Le spectre des motards sans permis
Faute de terrain d’entente avec à la fois l’IJSPF et la DTT, certaines écoles envisagent donc d’arrêter les frais. Car toutes doivent s’acquitter de leurs charges et rembourser les crédits contractés sur leurs véhicules. « On continue de payer nos assurances, nos motos, nos locaux, mais on ne peut plus présenter d’élèves », résume Karine, compagne de Renaud et ci-gérante de l’auto école. Des investissements à hauteur des « 30 à 40% » du chiffre d’affaire que représente la formation moto pour son entreprise.

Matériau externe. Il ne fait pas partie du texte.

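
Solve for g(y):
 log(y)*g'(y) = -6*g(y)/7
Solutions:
 g(y) = C1*exp(-6*li(y)/7)


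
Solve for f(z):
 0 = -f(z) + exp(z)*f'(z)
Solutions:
 f(z) = C1*exp(-exp(-z))


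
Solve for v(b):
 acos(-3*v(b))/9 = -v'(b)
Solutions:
 Integral(1/acos(-3*_y), (_y, v(b))) = C1 - b/9


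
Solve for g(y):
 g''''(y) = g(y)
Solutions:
 g(y) = C1*exp(-y) + C2*exp(y) + C3*sin(y) + C4*cos(y)


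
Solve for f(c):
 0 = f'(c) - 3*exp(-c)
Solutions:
 f(c) = C1 - 3*exp(-c)


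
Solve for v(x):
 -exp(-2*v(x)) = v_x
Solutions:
 v(x) = log(-sqrt(C1 - 2*x))
 v(x) = log(C1 - 2*x)/2


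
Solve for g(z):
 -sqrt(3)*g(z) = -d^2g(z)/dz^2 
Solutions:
 g(z) = C1*exp(-3^(1/4)*z) + C2*exp(3^(1/4)*z)


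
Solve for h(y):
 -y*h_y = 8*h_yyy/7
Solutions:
 h(y) = C1 + Integral(C2*airyai(-7^(1/3)*y/2) + C3*airybi(-7^(1/3)*y/2), y)


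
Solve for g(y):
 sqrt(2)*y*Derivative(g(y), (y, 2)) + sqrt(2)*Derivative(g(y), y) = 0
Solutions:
 g(y) = C1 + C2*log(y)


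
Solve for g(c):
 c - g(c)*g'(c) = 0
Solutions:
 g(c) = -sqrt(C1 + c^2)
 g(c) = sqrt(C1 + c^2)


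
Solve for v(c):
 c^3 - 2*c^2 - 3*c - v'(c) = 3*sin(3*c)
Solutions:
 v(c) = C1 + c^4/4 - 2*c^3/3 - 3*c^2/2 + cos(3*c)


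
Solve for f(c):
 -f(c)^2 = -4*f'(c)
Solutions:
 f(c) = -4/(C1 + c)


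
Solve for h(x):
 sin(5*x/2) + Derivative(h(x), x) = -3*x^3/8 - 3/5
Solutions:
 h(x) = C1 - 3*x^4/32 - 3*x/5 + 2*cos(5*x/2)/5


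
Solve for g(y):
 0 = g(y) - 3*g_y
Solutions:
 g(y) = C1*exp(y/3)


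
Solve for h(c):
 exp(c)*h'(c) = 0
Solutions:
 h(c) = C1


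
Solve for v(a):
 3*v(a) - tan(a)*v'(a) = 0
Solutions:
 v(a) = C1*sin(a)^3


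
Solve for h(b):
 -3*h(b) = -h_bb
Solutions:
 h(b) = C1*exp(-sqrt(3)*b) + C2*exp(sqrt(3)*b)


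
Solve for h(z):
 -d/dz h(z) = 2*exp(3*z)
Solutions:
 h(z) = C1 - 2*exp(3*z)/3


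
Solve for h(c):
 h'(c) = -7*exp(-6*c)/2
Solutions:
 h(c) = C1 + 7*exp(-6*c)/12


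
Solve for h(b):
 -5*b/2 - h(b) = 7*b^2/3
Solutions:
 h(b) = b*(-14*b - 15)/6


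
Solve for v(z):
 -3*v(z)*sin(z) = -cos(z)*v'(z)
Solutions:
 v(z) = C1/cos(z)^3


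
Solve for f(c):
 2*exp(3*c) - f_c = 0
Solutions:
 f(c) = C1 + 2*exp(3*c)/3


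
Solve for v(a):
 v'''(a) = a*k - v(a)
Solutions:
 v(a) = C3*exp(-a) + a*k + (C1*sin(sqrt(3)*a/2) + C2*cos(sqrt(3)*a/2))*exp(a/2)


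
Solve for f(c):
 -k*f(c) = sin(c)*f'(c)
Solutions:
 f(c) = C1*exp(k*(-log(cos(c) - 1) + log(cos(c) + 1))/2)


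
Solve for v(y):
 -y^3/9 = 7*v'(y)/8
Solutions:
 v(y) = C1 - 2*y^4/63


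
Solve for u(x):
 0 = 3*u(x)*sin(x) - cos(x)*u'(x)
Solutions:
 u(x) = C1/cos(x)^3


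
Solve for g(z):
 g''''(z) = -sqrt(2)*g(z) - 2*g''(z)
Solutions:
 g(z) = (C1*sin(2^(1/8)*z*cos(atan(sqrt(-1 + sqrt(2)))/2)) + C2*cos(2^(1/8)*z*cos(atan(sqrt(-1 + sqrt(2)))/2)))*exp(-2^(1/8)*z*sin(atan(sqrt(-1 + sqrt(2)))/2)) + (C3*sin(2^(1/8)*z*cos(atan(sqrt(-1 + sqrt(2)))/2)) + C4*cos(2^(1/8)*z*cos(atan(sqrt(-1 + sqrt(2)))/2)))*exp(2^(1/8)*z*sin(atan(sqrt(-1 + sqrt(2)))/2))


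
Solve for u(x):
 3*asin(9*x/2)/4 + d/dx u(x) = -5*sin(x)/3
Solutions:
 u(x) = C1 - 3*x*asin(9*x/2)/4 - sqrt(4 - 81*x^2)/12 + 5*cos(x)/3


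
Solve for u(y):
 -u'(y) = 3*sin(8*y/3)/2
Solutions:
 u(y) = C1 + 9*cos(8*y/3)/16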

Sans la perspective d’examens réguliers, une autre auto-école de la place dit ainsi se donner « quelques mois » avant d’acter la fin de la formation moto. Renaud, lui, a décidé de dire stop. « Ne plus pouvoir former de motards, c’est un crève-cœur pour moi. Je suis motard, ma passion, c’est de transmettre mes connaissances pour que mes élèves sachent conduire en toute sécurité » , confie-t-il.
Surtout, il craint l’explosion du nombre, déjà important, de motards roulant sans permis, et une dérive inquiétante pour la sécurité publique : « Les gens achètent des motos et roulent sans permis parce qu’ils ne peuvent pas le passer. Des gars qui roulaient déjà parce qu’ils ont appris sur la route, et qui auraient aimé se former pour rouler en règle ne pourront plus le faire. Et ils vont continuer à rouler. S’il faut attendre qu’il y ait des morts, ce serait dramatique » , alerte-t-il.
Du côté de la DTT, on mise sur la responsabilité individuelle. « Je pense fondamentalement et sincèrement qu’être contrevenant, c’est un choix, pointe Sandra Folini. Il y a les BSR qui existent, il y a le permis A1 obtenu par équivalence au bout de deux années de permis polynésien (…). J’entends qu’on peut dire qu’il faille atteindre un petit peu, mais il y a d’autres modes de transport, il y a d’autres types de véhicules, et à mon sens, ce serait prendre les règles du code de la route et de la législation de manière bien légère » , conclut-elle.